娘がある機械の部分に沢山の髪。が挟まっているのを見つける。
「あれ?」
と指をさした方へ私が近づくと、目の前の高さの台で倒れている子供を見つけた。
子供は一才半くらいの細身の男の子。
無地の生成り色の長袖のTシャツ、濃い緑色の長ズボン。髪は短目だったがしばらく切ってはいないような髪先だった。

倒れた背中が見えていて子供はもがいている、よく見ると左手を何かローラーのようなものに挟まれていた。
私はあわてて駆け寄り、子供に近づいた。うつ伏せの子供の脇からは、緑色の透明に光った液体が流れていた。私は子供を引き出そうとした。
手が挟まっている。しかしこのままでは体ごと引きずり込まれてしまうと思い、力を入れて子供を引き出した。
子供の手は無惨な状態だった。血まみれの手をぶら下げ泣き叫ぶ子供を抱え、私は大人達が集う方へ大声で訴えた。
声がでない。叫んでも叫んでも声がでない。うめき声のような声で大人達に訴える。
悲しい。とても悲しく苦しい気持ちになった…。

そこで目が覚めた。
明かりを消して寝た部屋はまだ暗闇だった。目を瞑った世界と目を開けた世界の境目がわからないまま、ある光景が飛び込んできた。
投稿した絵のように、真暗な背景に緑色で淡いながらも確かな光を出し、しっかりとした輪郭の幾重もの幾何学模様。それが右から左から上から下から重なるように現れ、細かく振動した。
※パソコンのトラックパッドでよれよれ描いております。笑。
私はしばらくその幾何学模様を一つ一つ目で追った。
10秒にも満たなかったと思う。すると今度は赤色に変わった。そこで現実の意識がはっきりし、完全に目が覚めた。

疲れた。
久々に疲れる夢だった。子供のあのような悲惨な状況を見て嫌な動悸がした。
その子供はある知り合いの子供では?と思えて怖くなった。
はっきり子供の顔は見えなかったのだが、そのお母さんのイメージが浮かんだ。何もなければいいのだけど。夢とはいえとてもそんな恐ろしい事を本人に伝える事などできない。いやただの夢だ、伝える必要はない。私は自分でその子をイメージし、できる限りの祈りを送った。
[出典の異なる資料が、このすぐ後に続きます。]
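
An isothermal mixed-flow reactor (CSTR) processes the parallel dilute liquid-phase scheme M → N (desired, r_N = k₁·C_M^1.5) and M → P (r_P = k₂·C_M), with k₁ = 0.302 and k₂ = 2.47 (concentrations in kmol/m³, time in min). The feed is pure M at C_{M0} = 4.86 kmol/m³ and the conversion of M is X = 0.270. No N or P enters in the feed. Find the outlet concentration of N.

Exit C_M = C_{M0}(1−X) = 4.86×0.730 = 3.548 kmol/m³.
Rates in a CSTR are evaluated at the outlet concentration: r_N = 0.302×3.548^1.5 = 2.018, r_P = 2.47×3.548 = 8.763.
Fraction of consumed M going to N: r_N/(r_N+r_P) = 0.1872.
C_N = 0.1872·C_{M0}·X = 0.1872×4.86×0.270 = 0.246 kmol/m³.

0.246 kmol/m³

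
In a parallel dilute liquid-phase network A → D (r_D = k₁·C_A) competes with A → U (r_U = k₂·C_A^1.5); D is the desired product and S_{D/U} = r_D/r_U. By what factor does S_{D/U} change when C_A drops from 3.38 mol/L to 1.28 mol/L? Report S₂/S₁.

S_{D/U} = (k₁/k₂)·C_A^-0.5, so S₂/S₁ = (C_{A,2}/C_{A,1})^-0.5.
= (1.28/3.38)^(-0.5) = (0.3787)^(-0.5) = 1.63.

1.63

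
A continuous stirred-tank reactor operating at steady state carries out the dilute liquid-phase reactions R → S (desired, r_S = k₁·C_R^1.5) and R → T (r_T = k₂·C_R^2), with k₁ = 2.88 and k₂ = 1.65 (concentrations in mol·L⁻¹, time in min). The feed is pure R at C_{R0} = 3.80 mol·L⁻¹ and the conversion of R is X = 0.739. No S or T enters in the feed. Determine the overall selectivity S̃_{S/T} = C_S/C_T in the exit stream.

Exit C_R = C_{R0}(1−X) = 3.80×0.261 = 0.9918 mol·L⁻¹.
Rates in a CSTR are evaluated at the outlet concentration: r_S = 2.88×0.9918^1.5 = 2.845, r_T = 1.65×0.9918^2 = 1.623.
Overall selectivity = C_S/C_T = r_Sτ/(r_Tτ) = r_S/r_T = 1.75.

1.75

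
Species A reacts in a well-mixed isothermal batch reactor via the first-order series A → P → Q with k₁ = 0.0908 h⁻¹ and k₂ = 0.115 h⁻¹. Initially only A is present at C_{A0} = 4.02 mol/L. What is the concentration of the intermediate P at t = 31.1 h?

Solving the coupled first-order balances gives C_P(t) = [k₁/(k₂−k₁)]·C_{A0}·(e^(−k₁t) − e^(−k₂t)).
e^(−k₁t) = e^(−0.0908×31.1) = e^(−2.824) = 0.05938; e^(−k₂t) = e^(−3.577) = 0.02797.
C_P = 0.0908×4.02/(0.115−0.0908) × (0.05938−0.02797) = 15.08×0.03140 = 0.4736 mol/L.

0.474 mol/L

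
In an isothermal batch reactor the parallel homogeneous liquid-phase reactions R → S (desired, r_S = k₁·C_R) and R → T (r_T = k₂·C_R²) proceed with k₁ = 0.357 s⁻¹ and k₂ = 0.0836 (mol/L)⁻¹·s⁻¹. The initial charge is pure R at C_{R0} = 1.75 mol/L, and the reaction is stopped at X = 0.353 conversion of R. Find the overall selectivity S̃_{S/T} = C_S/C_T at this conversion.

2.97

C_R = C_{R0}(1−X) = 1.132 mol/L.
Along a PFR/batch, dC_S/dC_R = −r_S/(r_S+r_T) = −k₁/(k₁+k₂·C_R).
Integrating from C_{R0} to C_R: C_S = (0.357/0.0836)·ln[(0.357+0.0836·1.75)/(0.357+0.0836·1.13)] = 4.270·ln(0.5033/0.4517) = 0.4623 mol/L.
C_T = (C_{R0}−C_R)−C_S = 0.1554 mol/L; S̃_{S/T} = 0.4623/0.1554 = 2.97.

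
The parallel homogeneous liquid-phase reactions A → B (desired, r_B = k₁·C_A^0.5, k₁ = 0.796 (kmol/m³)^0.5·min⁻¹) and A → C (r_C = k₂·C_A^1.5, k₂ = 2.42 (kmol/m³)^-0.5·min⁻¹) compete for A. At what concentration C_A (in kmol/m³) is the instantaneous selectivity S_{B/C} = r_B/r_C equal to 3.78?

S_{B/C} = (k₁/k₂)·C_A⁻¹ ⇒ C_A = (S·k₂/k₁)^(-1).
= (3.78×2.42/0.796)^(-1) = (11.49)^(-1) = 0.0870 kmol/m³.

0.0870 kmol/m³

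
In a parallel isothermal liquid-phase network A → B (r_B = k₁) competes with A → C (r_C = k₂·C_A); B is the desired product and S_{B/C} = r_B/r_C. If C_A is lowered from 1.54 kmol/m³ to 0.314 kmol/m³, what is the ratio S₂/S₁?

S_{B/C} = (k₁/k₂)·C_A⁻¹, so S₂/S₁ = (C_{A,2}/C_{A,1})⁻¹.
= 1.54/0.314 = 4.90.
Selectivity toward B rises as C_A falls — low-concentration operation is favoured.

4.90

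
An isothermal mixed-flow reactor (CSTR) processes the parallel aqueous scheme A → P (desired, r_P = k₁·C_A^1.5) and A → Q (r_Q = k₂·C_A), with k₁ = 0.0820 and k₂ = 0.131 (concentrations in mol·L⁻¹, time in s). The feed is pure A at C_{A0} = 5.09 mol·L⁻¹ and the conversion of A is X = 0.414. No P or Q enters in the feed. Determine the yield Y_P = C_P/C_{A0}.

Exit C_A = C_{A0}(1−X) = 5.09×0.586 = 2.983 mol·L⁻¹.
In a CSTR the entire volume is at exit conditions, so r_P = 0.0820×2.983^1.5 = 0.4224 and r_Q = 0.131×2.983 = 0.3907.
Fraction of consumed A going to P: r_P/(r_P+r_Q) = 0.5195.
C_P = 0.5195·C_{A0}·X = 0.5195×5.09×0.414 = 1.09 mol·L⁻¹; Y_P = C_P/C_{A0} = 0.215.

0.215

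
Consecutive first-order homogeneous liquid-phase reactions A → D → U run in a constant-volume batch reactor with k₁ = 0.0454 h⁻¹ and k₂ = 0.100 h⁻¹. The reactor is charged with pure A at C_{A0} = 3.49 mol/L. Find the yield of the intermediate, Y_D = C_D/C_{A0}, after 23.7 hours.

0.206

For first-order series with pure A initially, C_D(t) = k₁C_{A0}/(k₂−k₁)·(e^(−k₁t) − e^(−k₂t)).
e^(−k₁t) = e^(−0.0454×23.7) = e^(−1.076) = 0.3410; e^(−k₂t) = e^(−2.370) = 0.09348.
C_D = 0.0454×3.49/(0.100−0.0454) × (0.3410−0.09348) = 2.902×0.2475 = 0.7182 mol/L.
Y_D = C_D/C_{A0} = 0.7182/3.49 = 0.206.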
まばゆい幾何学模様。あんな光景を見たのは子供の頃以来だった。
当時部屋の窓際の端が私が寝る場所となっていた。
窓は華奢な木の格子の窓ガラスで、風が吹くガタガタとうるさくて怖くて仕方がなかった。アルミサッシいいな。と些細な夢をつぶやく少年時代。

当時家族がまだ誰も布団につかない時間の夜、一人その格子窓の窓際に寝る。ごろごろと上を向いたり横を向いたり。そして思い出したように枕に顔を埋める。
しばらくするとその真っ暗な世界に明るい星粒が映し出される。そして次第にその星は数を増やし、しばらくすると目映いくらいの星空になった。枕の中のその満天の星空はキラキラと輝き心を圧倒させる。あっちでキラキラ、こっちでキララと。

私は「は〜」とため息をつきながら心を踊らせその光景を見続ける。すると今度はその星空の先から何かが飛んでくる。ある時はデパートで叔母と乗るエスカレーターのイメージを背景に、おもちゃやらマネキンやらぬいぐるみやらが飛んできたり。私は一つ一つを丹念に目で追う。消失点の先から飛んできては通り去る。何度も何度も何種類ものイメージを見続け、何度も何度も何種類ものイメージが小さい私の顔をかすめ通り過ぎた。静かに暗くなった画面を確認し、枕から顔を上げる。
そんな事を日々楽しんでいた。

大人になってからふと思い返すと、いつからあのイメージを見なくなったのだろう。事ある毎に、思い出したように気になったりした。
昨日のあの緑色に光る幾何学模様のようなイメージは、当時とは少し種類の違うものだったけれど、あの頃見たイメージと同じ所からやってきたように思えた。

とても久しく見れたあの不思議な光景は素晴らしかったが、夢の中の小さい男の子の事を思うと、とても胸が痛んだ。